[PATCH v3 0/8] memcg: avoid flushing stats atomically where possible

From: Yosry Ahmed
Date: Thu Mar 30 2023 - 15:18:10 EST


rstat flushing is an expensive operation that scales with the number of
cpus and the number of cgroups in the system. The purpose of this series
is to minimize the contexts where we flush stats atomically.

Patches 1 and 2 are cleanups requested during reviews of prior versions
of this series.

Patch 3 makes sure we never try to flush from within an irq context.

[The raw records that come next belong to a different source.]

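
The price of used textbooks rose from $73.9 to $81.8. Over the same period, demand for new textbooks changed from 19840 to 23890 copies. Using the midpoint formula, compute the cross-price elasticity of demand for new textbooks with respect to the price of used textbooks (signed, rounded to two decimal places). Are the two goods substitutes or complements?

%ΔQ_{new textbooks} = (23890 − 19840)/avg = 4050/21865 = 0.185227…
%ΔP_{used textbooks} = (81.8 − 73.9)/avg = 7.9/77.85 = 0.101477…
E_cross = (4050/21865) / (7.9/77.85) = 1.8253…
E_cross > 0 ⇒ the goods are substitutes.

1.83; substitutes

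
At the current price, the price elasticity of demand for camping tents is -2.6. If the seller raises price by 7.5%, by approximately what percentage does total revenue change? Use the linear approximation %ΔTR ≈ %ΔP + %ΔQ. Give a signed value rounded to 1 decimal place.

%ΔQ ≈ Ed × %ΔP = (-2.6) × (+7.5%) = -19.5000%
%ΔTR ≈ %ΔP + %ΔQ = (+7.5%) + (-19.5000%) = -12.0000%

-12.0%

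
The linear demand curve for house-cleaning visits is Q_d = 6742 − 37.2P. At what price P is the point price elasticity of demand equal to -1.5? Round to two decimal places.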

Patches 4 to 7 introduce separate variants of mem_cgroup_flush_stats()
for atomic and non-atomic flushing, and make sure we only flush the
stats atomically when necessary.

Patch 8 is a slightly tangential optimization that limits the work done
by rstat flushing in some scenarios.

v2 -> v3:
- Collected more Acks (thanks everyone!).
- Dropped controversial patch 4 from v2.
- Improved commit logs and cover letter (Michal).
v2: https://lore.kernel.org/linux-mm/20230328221644.803272-1-yosryahmed@xxxxxxxxxx/

v1 -> v2:
- Added more context in patch 4's commit log.
- Added atomic_read() before atomic_xchg() in patch 5 to avoid
needlessly locking the cache line (Shakeel).
- Refactored patch 6: added a common helper, do_flush_stats(), for
mem_cgroup_flush_stats{_atomic}() (Johannes).
- Renamed mem_cgroup_flush_stats_ratelimited() to
mem_cgroup_flush_stats_atomic_ratelimited() in patch 6. It is restored
in patch 7, but this maintains consistency (Johannes).
- Added line break to keep the lock section visually separated in patch
7 (Johannes).
v1: https://lore.kernel.org/lkml/20230328061638.203420-1-yosryahmed@xxxxxxxxxx/

RFC -> v1:
- Dropped patch 1 that attempted to make the global rstat lock a non-irq
lock, will follow up on that separetly (Shakeel).
- Dropped stats_flush_lock entirely, replaced by an atomic (Johannes).
- Renamed cgroup_rstat_flush_irqsafe() to cgroup_rstat_flush_atomic()
instead of removing it (Johannes).
- Added a patch to rename mem_cgroup_flush_stats_delayed() to
mem_cgroup_flush_stats_ratelimited() (Johannes).
- Separate APIs for flushing memcg stats in atomic and non-atomic
contexts instead of a boolean argument (Johannes).
- Added patches 3 & 4 to make sure we never flush from irq context
(Shakeel & Johannes).
RFC: https://lore.kernel.org/lkml/20230323040037.2389095-1-yosryahmed@xxxxxxxxxx/

Yosry Ahmed (8):
cgroup: rename cgroup_rstat_flush_"irqsafe" to "atomic"
memcg: rename mem_cgroup_flush_stats_"delayed" to "ratelimited"
memcg: do not flush stats in irq context
memcg: replace stats_flush_lock with an atomic
memcg: sleep during flushing stats in safe contexts
workingset: memcg: sleep when flushing stats in workingset_refault()
vmscan: memcg: sleep when flushing stats during reclaim
memcg: do not modify rstat tree for zero updates

include/linux/cgroup.h | 2 +-
include/linux/memcontrol.h | 9 ++++-
kernel/cgroup/rstat.c | 4 +-
mm/memcontrol.c | 78 ++++++++++++++++++++++++++++++--------
mm/workingset.c | 5 ++-
5 files changed, 76 insertions(+), 22 deletions(-)

--
2.40.0.348.gf938b09366-goog